Sunday, 8 November 2020

Le Navire Night (1979)

 


Director: Marguerite Duras

Screenplay: Marguerite Duras

Cast: Dominique Sanda, Bulle Ogier, Mathieu Carrière, Marguerite Duras and Benoît Jacquot

An Abstract List Candidate

 

It's a black orgasm without touch.

This was my first Marguerite Duras film. The prolific novelist and theatrical playwright also made as much of her career as a director, and she is an imposing name, one warranting even a reference in John Water's filmography as a figure of high art, in probably the funniest joke of Polyester (1981) of drive-in cinema with proper cuisine and high art films being shown like Duras' in a triple bill, and regarded with significance in French cinema. Sadly, she is also a director who is not easily accessible, which defeats the point of her stature if we cannot access her work to gain from.

La Nauire Night, whilst deceptively so, is a very experimental film structurally which could be difficult to sell, but still engaged me as a narrative you could be enraptured by once you adapted to it. The catch is that, even with Dominique Sanda and Bulle Ogier in your cast, this is not a filmed narrative. Locations are seen, the first images of a home, but this is a story of potential romance told almost entirely in voiceover, where the only figure you ever see in context of these scenes telling the story being the main actors as themselves or a pianist.

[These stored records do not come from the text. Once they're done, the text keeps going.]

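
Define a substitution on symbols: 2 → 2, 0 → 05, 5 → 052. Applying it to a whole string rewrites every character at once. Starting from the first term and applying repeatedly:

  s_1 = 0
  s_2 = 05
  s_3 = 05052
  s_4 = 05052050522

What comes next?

05052050522050520505222

Apply φ to 05052050522 symbol by symbol: 0→05, 5→052, 0→05, 5→052, 2→2, 0→05, 5→052, 0→05, 5→052, 2→2, 2→2; joined: 05 052 05 052 2 05 052 05 052 2 2.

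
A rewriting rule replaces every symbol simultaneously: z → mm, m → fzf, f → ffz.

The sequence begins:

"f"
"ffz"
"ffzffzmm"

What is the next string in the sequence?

Apply φ to ffzffzmm symbol by symbol: f→ffz, f→ffz, z→mm, f→ffz, f→ffz, z→mm, m→fzf, m→fzf; joined: ffz ffz mm ffz ffz mm fzf fzf.

ffzffzmmffzffzmmfzffzf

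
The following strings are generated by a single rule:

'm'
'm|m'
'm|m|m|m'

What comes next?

Every step duplicates the string with '|' between the halves.
One more doubling of m|m|m|m gives the answer.

m|m|m|m|m|m|m|m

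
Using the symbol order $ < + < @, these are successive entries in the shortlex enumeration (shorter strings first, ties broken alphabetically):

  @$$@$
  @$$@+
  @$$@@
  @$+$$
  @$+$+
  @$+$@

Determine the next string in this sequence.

The successor of @$+$@ increments the rightmost position that isn't already @ and resets every position after it to $.

@$++$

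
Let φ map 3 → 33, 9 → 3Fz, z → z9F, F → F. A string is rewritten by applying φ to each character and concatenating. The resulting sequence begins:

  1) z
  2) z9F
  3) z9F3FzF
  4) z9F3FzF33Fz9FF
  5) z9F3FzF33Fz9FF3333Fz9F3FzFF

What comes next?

Rewriting the 27 symbols of z9F3FzF33Fz9FF3333Fz9F3FzFF one by one yields z9F 3Fz F 33 F z9F F 33 33 F z9F 3Fz F F 33 33 33 33 F z9F 3Fz F 33 F z9F F F; concatenated:

z9F3FzF33Fz9FF3333Fz9F3FzFF33333333Fz9F3FzF33Fz9FFF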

Only two voices in fact tell the narrative, a male and a female one, neither of them the main bankable cast either including Mathieu Carrière, but Duras herself and filmmaker Benoît Jacquot, over a camera panning through an old home as the film begins.

Some of these long takes of locations - a park, night-time with reflective green lights at night - are evocative, but others like the home can be reused as footage later on. This is the antithesis to when silent cinema used visual language entirely, as this uses language entirely to build the story onto the images rather than the images build the language entirely. It is not the most extreme of this type of filmmaking, as baring no actual images I think that belongs to Derek Jarman's beautiful swansong Blue (1993), entirely of a blue screen to match emotionally rich voiceover. La Navire Night does have a perverse edge as you have recognisable actors in French cinema onscreen, but they do not talk, do not role-play the drama, and have their most prominent moments in makeup chairs. They have become like the figures in Last Year at Marienbad (1961), haunting here as figures tangentially hovering around the film itself.

But the narrative, when you focus on it, is elaborate. In a world where lonely people build relationships over phones, a man encounters "F.", a woman who refuses to give her number but calls him continually after they first encounter each other. Meeting up in the flesh, she is an elusive young woman to him, her story shifting and mutating the longer she speaks. She is in one moment an illegitimate child; another with leukaemia, whilst her actual mother, a housekeeper, intervenes and the man starts to question who the real F. is. Even said actual mother may be part of a scheme. It is compelling, and not surprisingly that, whilst I know her more as an auteur director, Duras is as regarded in her homeland as an author of literature, and the poetic and emotional text spoken here is a testament to this, enticing in itself to her skill as the director-writer.

This production raises awareness of its artificiality. The leads, when seen, look like voice actors sitting around. You even see chalkboards at one point with Duras and Jacquot's lines on them in full. This is contrasted by how mysterious the film is, such as the continuously repeated shot of the camera pulling out of a red sparkling shirt as if this is David Lynch's Blue Velvet (1986). The style is also successful as storytelling as, even if it is didactic and breaking down how a film is constructed, when you follow the narrative through the voices, shots of empty streets and empty park benches can still be pictured in the narrative, imagining the events being recounted played out with just the environments and filling them in with the characters themselves. The film has a mysterious edge in general which is compelling; beyond the plot points, where a mystery is surrounding who the illegitimate daughter of a servant woman actually is, then the tone of the romance is vast.

This is an avant-garde film which nonetheless uses the term "orgasm" a lot. Orgasms as sobs, empty but striking; "Their orgasm reaches murder" as the leads phone calls both bring together but emotionally wrecks F. and as much the male lead even if she is said to be the psychologically vulnerable one. The one scene which does feel like the cast is actually being used to role play just the mood of the narrative is Bulle Ogier laid on a bed on the floor in a semi-nude pose, evoking a visceral eroticism even in its matter-of-fact nature to connect to this narrative. It is melodrama, set in Neuilly, even if presented as high art, one that is just as compelling because of its structure forcing the viewer to have to interpret the material in this distinct way. The one moment it turns into a commentary, looking over a graveyard full of the dead from France's past, people of higher status, is particularly cutting by its existence in the film as Duras' leanings are clearly anti-bourgeois, dismissing the graves entirely and the status of those occupying them in ornate tombs and graves. It is, in knowledge of Duras' style being like this, a very enticing introduction as a result because she both cares for this high minded attitude to her work but basks in the emotional just as potently.